My own alma mater is close enough to make mom happy. Eastern University is a good, solid school, but it’s also a good, solid school that now charges $27,000 a year in tuition. A good, solid education is worth paying for, but $27K isn’t a good, solid price. That’s a prestige price — and an Eastern diploma doesn’t confer the privileges of prestige that would justify it. If you’re paying to go to Harvard, you’re paying a lot for the “wow” factor (“Wow, Harvard …”) and it’s crazy that so many schools are charging wow-factor prices when only a handful can supply that.

My kids will be stuck with the tail-end of the traditional model of college — a model that can’t be sustained for another generation into the future. Four years of plain old “good, solid” college education now costs as much as a house. That can’t continue. Hundreds of professions require college education but will not ever pay enough to cover the cost of such second mortgages. Those future workers will have to be educated somehow and somewhere, and it cannot continue to be at schools charging $27,000 a year.

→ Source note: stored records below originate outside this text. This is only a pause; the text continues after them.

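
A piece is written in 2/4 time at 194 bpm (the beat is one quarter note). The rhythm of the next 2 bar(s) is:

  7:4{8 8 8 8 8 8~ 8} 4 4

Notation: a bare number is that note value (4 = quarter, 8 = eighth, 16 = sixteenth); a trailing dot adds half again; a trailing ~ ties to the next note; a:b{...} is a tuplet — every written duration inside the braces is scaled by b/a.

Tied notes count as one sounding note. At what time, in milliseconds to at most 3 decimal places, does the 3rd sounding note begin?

note 3 onset = 4/7b = 176.73ms

1. 0.0ms @ 0 + 88.365ms (2/7)
2. 88.365ms @ 2/7 + 88.365ms (2/7)
3. 176.73ms @ 4/7 + 88.365ms (2/7)
4. 265.096ms @ 6/7 + 88.365ms (2/7)
5. 353.461ms @ 8/7 + 88.365ms (2/7)
6. 441.826ms @ 10/7 + 176.73ms (4/7)
7. 618.557ms @ 2 + 309.278ms (1)
8. 927.835ms @ 3 + 309.278ms (1)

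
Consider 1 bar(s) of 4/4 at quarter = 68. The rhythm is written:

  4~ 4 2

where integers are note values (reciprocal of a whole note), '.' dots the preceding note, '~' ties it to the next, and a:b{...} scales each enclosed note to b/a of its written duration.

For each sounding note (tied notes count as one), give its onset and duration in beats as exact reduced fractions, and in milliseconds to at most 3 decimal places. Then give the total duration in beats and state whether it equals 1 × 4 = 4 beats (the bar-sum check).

1) 0.0ms=0b +1764.706ms=2b
2) 1764.706ms=2b +1764.706ms=2b
Σ=4b of 4 (68bpm 4/4) — PASS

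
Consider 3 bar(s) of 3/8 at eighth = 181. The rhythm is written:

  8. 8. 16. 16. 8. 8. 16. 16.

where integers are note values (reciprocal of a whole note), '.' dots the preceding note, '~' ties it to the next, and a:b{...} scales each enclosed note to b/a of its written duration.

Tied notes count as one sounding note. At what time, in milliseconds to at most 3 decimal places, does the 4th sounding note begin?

1. 0.0ms @ 0 + 497.238ms (3/2)
2. 497.238ms @ 3/2 + 497.238ms (3/2)
3. 994.475ms @ 3 + 248.619ms (3/4)
4. 1243.094ms @ 15/4 + 248.619ms (3/4)
5. 1491.713ms @ 9/2 + 497.238ms (3/2)
6. 1988.95ms @ 6 + 497.238ms (3/2)
7. 2486.188ms @ 15/2 + 248.619ms (3/4)
8. 2734.807ms @ 33/4 + 248.619ms (3/4)

note 4 onset = 15/4b = 1243.094ms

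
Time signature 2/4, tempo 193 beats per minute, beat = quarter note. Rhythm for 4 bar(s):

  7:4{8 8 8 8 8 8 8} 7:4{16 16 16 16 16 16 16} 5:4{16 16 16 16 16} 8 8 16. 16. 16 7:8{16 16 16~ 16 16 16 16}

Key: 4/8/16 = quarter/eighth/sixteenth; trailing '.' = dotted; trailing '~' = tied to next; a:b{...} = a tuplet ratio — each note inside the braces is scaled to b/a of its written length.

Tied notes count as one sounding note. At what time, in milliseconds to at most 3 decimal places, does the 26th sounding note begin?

1. 0.0ms @ 0 + 88.823ms (2/7)
2. 88.823ms @ 2/7 + 88.823ms (2/7)
3. 177.646ms @ 4/7 + 88.823ms (2/7)
4. 266.469ms @ 6/7 + 88.823ms (2/7)
5. 355.292ms @ 8/7 + 88.823ms (2/7)
6. 444.115ms @ 10/7 + 88.823ms (2/7)
7. 532.939ms @ 12/7 + 88.823ms (2/7)
8. 621.762ms @ 2 + 44.412ms (1/7)
9. 666.173ms @ 15/7 + 44.412ms (1/7)
10. 710.585ms @ 16/7 + 44.412ms (1/7)
11. 754.996ms @ 17/7 + 44.412ms (1/7)
12. 799.408ms @ 18/7 + 44.412ms (1/7)
13. 843.819ms @ 19/7 + 44.412ms (1/7)
14. 888.231ms @ 20/7 + 44.412ms (1/7)
15. 932.642ms @ 3 + 62.176ms (1/5)
16. 994.819ms @ 16/5 + 62.176ms (1/5)
17. 1056.995ms @ 17/5 + 62.176ms (1/5)
18. 1119.171ms @ 18/5 + 62.176ms (1/5)
19. 1181.347ms @ 19/5 + 62.176ms (1/5)
20. 1243.523ms @ 4 + 155.44ms (1/2)
21. 1398.964ms @ 9/2 + 155.44ms (1/2)
22. 1554.404ms @ 5 + 116.58ms (3/8)
23. 1670.984ms @ 43/8 + 116.58ms (3/8)
24. 1787.565ms @ 23/4 + 77.72ms (1/4)
25. 1865.285ms @ 6 + 88.823ms (2/7)
26. 1954.108ms @ 44/7 + 88.823ms (2/7)
27. 2042.931ms @ 46/7 + 177.646ms (4/7)
28. 2220.577ms @ 50/7 + 88.823ms (2/7)
29. 2309.4ms @ 52/7 + 88.823ms (2/7)
30. 2398.224ms @ 54/7 + 88.823ms (2/7)

note 26 onset = 44/7b = 1954.108ms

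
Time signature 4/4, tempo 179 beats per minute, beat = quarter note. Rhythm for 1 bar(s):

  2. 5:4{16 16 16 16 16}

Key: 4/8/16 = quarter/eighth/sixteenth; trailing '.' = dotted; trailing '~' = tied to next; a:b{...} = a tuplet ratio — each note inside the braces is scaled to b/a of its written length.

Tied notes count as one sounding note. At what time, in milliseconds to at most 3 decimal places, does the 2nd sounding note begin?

1. 0.0ms @ 0 + 1005.587ms (3)
2. 1005.587ms @ 3 + 67.039ms (1/5)
3. 1072.626ms @ 16/5 + 67.039ms (1/5)
4. 1139.665ms @ 17/5 + 67.039ms (1/5)
5. 1206.704ms @ 18/5 + 67.039ms (1/5)
6. 1273.743ms @ 19/5 + 67.039ms (1/5)

note 2 onset = 3b = 1005.587ms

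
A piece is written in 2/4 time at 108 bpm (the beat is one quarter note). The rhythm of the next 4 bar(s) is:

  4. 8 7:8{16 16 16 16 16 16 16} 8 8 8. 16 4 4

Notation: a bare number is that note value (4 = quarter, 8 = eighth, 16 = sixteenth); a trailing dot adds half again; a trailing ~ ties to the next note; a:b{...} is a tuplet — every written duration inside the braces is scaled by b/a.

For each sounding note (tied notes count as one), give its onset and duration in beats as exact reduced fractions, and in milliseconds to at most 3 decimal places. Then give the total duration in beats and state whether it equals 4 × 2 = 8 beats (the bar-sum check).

1) 0.0ms=0b +833.333ms=3/2b
2) 833.333ms=3/2b +277.778ms=1/2b
3) 1111.111ms=2b +158.73ms=2/7b
4) 1269.841ms=16/7b +158.73ms=2/7b
5) 1428.571ms=18/7b +158.73ms=2/7b
6) 1587.302ms=20/7b +158.73ms=2/7b
7) 1746.032ms=22/7b +158.73ms=2/7b
8) 1904.762ms=24/7b +158.73ms=2/7b
9) 2063.492ms=26/7b +158.73ms=2/7b
10) 2222.222ms=4b +277.778ms=1/2b
11) 2500.0ms=9/2b +277.778ms=1/2b
12) 2777.778ms=5b +416.667ms=3/4b
13) 3194.444ms=23/4b +138.889ms=1/4b
14) 3333.333ms=6b +555.556ms=1b
15) 3888.889ms=7b +555.556ms=1b
Σ=8b of 8 (108bpm 2/4) — PASS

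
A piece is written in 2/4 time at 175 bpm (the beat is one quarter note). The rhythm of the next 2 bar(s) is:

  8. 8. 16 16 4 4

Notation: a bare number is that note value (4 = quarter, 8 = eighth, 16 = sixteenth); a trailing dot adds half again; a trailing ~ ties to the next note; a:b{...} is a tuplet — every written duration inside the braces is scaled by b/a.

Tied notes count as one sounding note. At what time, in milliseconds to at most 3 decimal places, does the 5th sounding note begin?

note 5 onset = 2b = 685.714ms

1. 0.0ms @ 0 + 257.143ms (3/4)
2. 257.143ms @ 3/4 + 257.143ms (3/4)
3. 514.286ms @ 3/2 + 85.714ms (1/4)
4. 600.0ms @ 7/4 + 85.714ms (1/4)
5. 685.714ms @ 2 + 342.857ms (1)
6. 1028.571ms @ 3 + 342.857ms (1)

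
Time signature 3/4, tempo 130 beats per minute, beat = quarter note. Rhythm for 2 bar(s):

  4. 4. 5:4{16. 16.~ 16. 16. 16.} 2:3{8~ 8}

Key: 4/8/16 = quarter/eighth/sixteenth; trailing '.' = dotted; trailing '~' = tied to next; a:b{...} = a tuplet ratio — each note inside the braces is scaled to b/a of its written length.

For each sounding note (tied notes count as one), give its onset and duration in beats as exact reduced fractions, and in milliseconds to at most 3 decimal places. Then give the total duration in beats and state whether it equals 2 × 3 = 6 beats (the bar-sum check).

1) 0.0ms=0b +692.308ms=3/2b
2) 692.308ms=3/2b +692.308ms=3/2b
3) 1384.615ms=3b +138.462ms=3/10b
4) 1523.077ms=33/10b +276.923ms=3/5b
5) 1800.0ms=39/10b +138.462ms=3/10b
6) 1938.462ms=21/5b +138.462ms=3/10b
7) 2076.923ms=9/2b +692.308ms=3/2b
Σ=6b of 6 (130bpm 3/4) — PASS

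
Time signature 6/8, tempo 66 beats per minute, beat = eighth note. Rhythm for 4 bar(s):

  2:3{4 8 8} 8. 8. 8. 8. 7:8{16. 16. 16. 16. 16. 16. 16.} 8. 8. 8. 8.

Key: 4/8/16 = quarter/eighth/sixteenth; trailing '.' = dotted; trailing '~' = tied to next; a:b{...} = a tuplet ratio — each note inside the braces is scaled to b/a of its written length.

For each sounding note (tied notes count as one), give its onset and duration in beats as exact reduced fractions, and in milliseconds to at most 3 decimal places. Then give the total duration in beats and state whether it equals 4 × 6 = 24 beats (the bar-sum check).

1) 0.0ms=0b +2727.273ms=3b
2) 2727.273ms=3b +1363.636ms=3/2b
3) 4090.909ms=9/2b +1363.636ms=3/2b
4) 5454.545ms=6b +1363.636ms=3/2b
5) 6818.182ms=15/2b +1363.636ms=3/2b
6) 8181.818ms=9b +1363.636ms=3/2b
7) 9545.455ms=21/2b +1363.636ms=3/2b
8) 10909.091ms=12b +779.221ms=6/7b
9) 11688.312ms=90/7b +779.221ms=6/7b
10) 12467.532ms=96/7b +779.221ms=6/7b
11) 13246.753ms=102/7b +779.221ms=6/7b
12) 14025.974ms=108/7b +779.221ms=6/7b
13) 14805.195ms=114/7b +779.221ms=6/7b
14) 15584.416ms=120/7b +779.221ms=6/7b
15) 16363.636ms=18b +1363.636ms=3/2b
16) 17727.273ms=39/2b +1363.636ms=3/2b
17) 19090.909ms=21b +1363.636ms=3/2b
18) 20454.545ms=45/2b +1363.636ms=3/2b
Σ=24b of 24 (66bpm 6/8) — PASS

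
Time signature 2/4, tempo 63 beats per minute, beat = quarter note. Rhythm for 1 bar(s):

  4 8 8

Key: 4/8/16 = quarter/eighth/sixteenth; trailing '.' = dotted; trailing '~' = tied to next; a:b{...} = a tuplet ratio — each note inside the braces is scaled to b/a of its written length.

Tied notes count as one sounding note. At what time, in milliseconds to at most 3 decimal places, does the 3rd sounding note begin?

1. 0.0ms @ 0 + 952.381ms (1)
2. 952.381ms @ 1 + 476.19ms (1/2)
3. 1428.571ms @ 3/2 + 476.19ms (1/2)

note 3 onset = 3/2b = 1428.571ms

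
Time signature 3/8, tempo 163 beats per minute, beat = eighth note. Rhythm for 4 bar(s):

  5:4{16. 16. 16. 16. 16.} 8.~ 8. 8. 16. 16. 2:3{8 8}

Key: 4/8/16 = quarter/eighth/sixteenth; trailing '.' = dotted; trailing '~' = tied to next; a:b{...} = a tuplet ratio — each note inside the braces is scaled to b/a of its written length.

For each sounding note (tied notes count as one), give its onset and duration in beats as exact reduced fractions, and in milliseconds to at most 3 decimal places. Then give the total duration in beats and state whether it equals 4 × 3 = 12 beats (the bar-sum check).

1) 0.0ms=0b +220.859ms=3/5b
2) 220.859ms=3/5b +220.859ms=3/5b
3) 441.718ms=6/5b +220.859ms=3/5b
4) 662.577ms=9/5b +220.859ms=3/5b
5) 883.436ms=12/5b +220.859ms=3/5b
6) 1104.294ms=3b +1104.294ms=3b
7) 2208.589ms=6b +552.147ms=3/2b
8) 2760.736ms=15/2b +276.074ms=3/4b
9) 3036.81ms=33/4b +276.074ms=3/4b
10) 3312.883ms=9b +552.147ms=3/2b
11) 3865.031ms=21/2b +552.147ms=3/2b
Σ=12b of 12 (163bpm 3/8) — PASS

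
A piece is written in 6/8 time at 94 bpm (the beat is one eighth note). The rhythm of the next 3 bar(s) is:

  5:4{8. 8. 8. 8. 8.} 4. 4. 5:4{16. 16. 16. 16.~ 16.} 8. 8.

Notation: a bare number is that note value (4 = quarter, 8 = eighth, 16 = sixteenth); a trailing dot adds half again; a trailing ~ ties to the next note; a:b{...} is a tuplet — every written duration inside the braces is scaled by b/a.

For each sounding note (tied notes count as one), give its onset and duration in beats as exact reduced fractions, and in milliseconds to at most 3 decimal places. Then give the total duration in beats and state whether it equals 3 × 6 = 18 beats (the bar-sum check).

1) 0.0ms=0b +765.957ms=6/5b
2) 765.957ms=6/5b +765.957ms=6/5b
3) 1531.915ms=12/5b +765.957ms=6/5b
4) 2297.872ms=18/5b +765.957ms=6/5b
5) 3063.83ms=24/5b +765.957ms=6/5b
6) 3829.787ms=6b +1914.894ms=3b
7) 5744.681ms=9b +1914.894ms=3b
8) 7659.574ms=12b +382.979ms=3/5b
9) 8042.553ms=63/5b +382.979ms=3/5b
10) 8425.532ms=66/5b +382.979ms=3/5b
11) 8808.511ms=69/5b +765.957ms=6/5b
12) 9574.468ms=15b +957.447ms=3/2b
13) 10531.915ms=33/2b +957.447ms=3/2b
Σ=18b of 18 (94bpm 6/8) — PASS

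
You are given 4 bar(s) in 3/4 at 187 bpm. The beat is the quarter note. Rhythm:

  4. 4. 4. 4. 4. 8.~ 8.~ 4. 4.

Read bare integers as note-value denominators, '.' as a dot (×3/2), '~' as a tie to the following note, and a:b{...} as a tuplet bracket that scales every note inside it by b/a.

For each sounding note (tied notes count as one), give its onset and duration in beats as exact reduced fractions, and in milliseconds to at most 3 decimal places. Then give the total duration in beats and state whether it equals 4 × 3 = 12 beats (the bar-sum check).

1) 0.0ms=0b +481.283ms=3/2b
2) 481.283ms=3/2b +481.283ms=3/2b
3) 962.567ms=3b +481.283ms=3/2b
4) 1443.85ms=9/2b +481.283ms=3/2b
5) 1925.134ms=6b +481.283ms=3/2b
6) 2406.417ms=15/2b +962.567ms=3b
7) 3368.984ms=21/2b +481.283ms=3/2b
Σ=12b of 12 (187bpm 3/4) — PASS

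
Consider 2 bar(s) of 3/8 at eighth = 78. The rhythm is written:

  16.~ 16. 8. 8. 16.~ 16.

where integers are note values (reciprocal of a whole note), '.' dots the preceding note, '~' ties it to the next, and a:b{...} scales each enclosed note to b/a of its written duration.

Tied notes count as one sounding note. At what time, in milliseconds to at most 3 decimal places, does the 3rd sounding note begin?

note 3 onset = 3b = 2307.692ms

1. 0.0ms @ 0 + 1153.846ms (3/2)
2. 1153.846ms @ 3/2 + 1153.846ms (3/2)
3. 2307.692ms @ 3 + 1153.846ms (3/2)
4. 3461.538ms @ 9/2 + 1153.846ms (3/2)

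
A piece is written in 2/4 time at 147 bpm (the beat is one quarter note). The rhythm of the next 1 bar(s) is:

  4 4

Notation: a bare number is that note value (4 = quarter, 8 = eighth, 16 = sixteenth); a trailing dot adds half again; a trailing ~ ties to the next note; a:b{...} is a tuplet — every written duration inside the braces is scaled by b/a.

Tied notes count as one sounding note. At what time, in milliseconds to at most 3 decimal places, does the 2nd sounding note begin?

note 2 onset = 1b = 408.163ms

1. 0.0ms @ 0 + 408.163ms (1)
2. 408.163ms @ 1 + 408.163ms (1)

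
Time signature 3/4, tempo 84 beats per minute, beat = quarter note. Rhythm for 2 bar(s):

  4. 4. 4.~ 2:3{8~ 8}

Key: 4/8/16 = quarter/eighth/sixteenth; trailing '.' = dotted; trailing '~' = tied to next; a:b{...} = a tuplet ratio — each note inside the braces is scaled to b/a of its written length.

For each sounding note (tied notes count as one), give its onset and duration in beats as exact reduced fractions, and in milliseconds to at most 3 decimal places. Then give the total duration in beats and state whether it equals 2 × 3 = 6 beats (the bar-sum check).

1) 0.0ms=0b +1071.429ms=3/2b
2) 1071.429ms=3/2b +1071.429ms=3/2b
3) 2142.857ms=3b +2142.857ms=3b
Σ=6b of 6 (84bpm 3/4) — PASS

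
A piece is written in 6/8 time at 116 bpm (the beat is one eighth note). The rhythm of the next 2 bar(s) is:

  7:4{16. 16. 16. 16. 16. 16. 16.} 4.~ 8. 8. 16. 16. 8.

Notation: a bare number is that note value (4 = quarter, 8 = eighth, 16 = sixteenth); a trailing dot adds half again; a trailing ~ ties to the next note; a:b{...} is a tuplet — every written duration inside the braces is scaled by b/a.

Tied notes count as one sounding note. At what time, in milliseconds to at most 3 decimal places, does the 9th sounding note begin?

1. 0.0ms @ 0 + 221.675ms (3/7)
2. 221.675ms @ 3/7 + 221.675ms (3/7)
3. 443.35ms @ 6/7 + 221.675ms (3/7)
4. 665.025ms @ 9/7 + 221.675ms (3/7)
5. 886.7ms @ 12/7 + 221.675ms (3/7)
6. 1108.374ms @ 15/7 + 221.675ms (3/7)
7. 1330.049ms @ 18/7 + 221.675ms (3/7)
8. 1551.724ms @ 3 + 2327.586ms (9/2)
9. 3879.31ms @ 15/2 + 775.862ms (3/2)
10. 4655.172ms @ 9 + 387.931ms (3/4)
11. 5043.103ms @ 39/4 + 387.931ms (3/4)
12. 5431.034ms @ 21/2 + 775.862ms (3/2)

note 9 onset = 15/2b = 3879.31ms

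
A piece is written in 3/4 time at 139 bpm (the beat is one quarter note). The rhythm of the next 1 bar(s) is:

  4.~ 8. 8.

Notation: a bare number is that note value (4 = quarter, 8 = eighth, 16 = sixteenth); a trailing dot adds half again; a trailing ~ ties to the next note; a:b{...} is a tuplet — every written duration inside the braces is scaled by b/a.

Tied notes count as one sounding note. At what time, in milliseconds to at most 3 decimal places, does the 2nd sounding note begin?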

That kind of cost changes the character of those schools. My alma mater has probably priced itself beyond its ability to do what it used to do best. Eastern turned out people like Bryan Stevenson and Shane Claiborne. It’s rightly proud of that. But you can’t graduate to become the next Bryan Stevenson or the next Shane Claiborne if you’re $108,000 in debt to Sallie Mae. At those prices, you’ve no choice but to turn your back on everything you learned from Tony Campolo and instead become the next Fabrice Tourre or the next Steven J. Baum. And the world really, really doesn’t need any more people like that.

In any case, my alma mater also doesn’t have women’s rugby. So that’s out.

And but so, what about your alma mater?

Here’s your chance to plug the school you graduated from, or the school you attend, or the school you teach at. What can you tell us about the place that would nudge it closer to the top of my daughter’s growing stack of brochures?

Alternatively, since we haven’t yet figured out the Big Idea that will allow us to move past the mortgage-for-college model, if you have an idea of what that will look like, please feel free to share that as well.